Some pipelines like nf-core/ampliseq will let you specify directly the path to the folder that contains your input FASTQ files, as an alternative to using a samplesheet.

For example:

--input_folder 'path/to/data/'

File names must follow a specific pattern, default is /*_R{1,2}_001.fastq.gz, but this can be adjusted with the --extension parameter.

For example, the following files in the folder data would be processed as sample1 and sample2:

data
    |-sample1_1_L001_R1_001.fastq.gz
    |-sample1_1_L001_R2_001.fastq.gz
    |-sample2_1_L001_R1_001.fastq.gz
    |-sample2_1_L001_R2_001.fastq.gz

All sequencing data should originate from one sequencing run, because processing relies on run-specific error models that are unreliable when data from several sequencing runs are mixed.

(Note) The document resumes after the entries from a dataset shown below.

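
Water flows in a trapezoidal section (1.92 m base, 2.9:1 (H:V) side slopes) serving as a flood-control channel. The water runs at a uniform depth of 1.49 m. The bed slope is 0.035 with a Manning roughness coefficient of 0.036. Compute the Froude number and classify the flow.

With bottom width b = 1.92 m and side slope z = 2.9: A = (b + zy)y = (1.92 + 2.9×1.49)×1.49 = 9.299 m²; P = b + 2y√(1+z²) = 1.92 + 2×1.49×3.068 = 11.06 m.
Hydraulic radius R = A/P = 9.299/11.06 = 0.8407 m.
V = (1/n) R^(2/3) √S = (1/0.036) × 0.8407^(2/3) × √0.035 = 4.629 m/s. Hydraulic depth D_h = A/T = 9.299/10.56 = 0.8804 m.
Froude number Fr = V/√(g·D_h) = 4.629/√(9.81×0.8804) = 1.58, which is greater than 1, so the flow is supercritical.

supercritical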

Sequencing data originating from multiple sequencing runs requires additionally the parameter --multiple_sequencing_runs and a specific folder structure, for example:

data
    |-runA
    |   |-sample1_1_L001_R1_001.fastq.gz
    |   |-sample1_1_L001_R2_001.fastq.gz
    |   |-sample2_1_L001_R1_001.fastq.gz
    |   |-sample2_1_L001_R2_001.fastq.gz
    |
    |-runB
        |-sample3_1_L001_R1_001.fastq.gz
        |-sample3_1_L001_R2_001.fastq.gz
        |-sample4_1_L001_R1_001.fastq.gz
        |-sample4_1_L001_R2_001.fastq.gz

Where sample1 and sample2 were sequenced in one sequencing run and sample3 and sample4 in another sequencing run.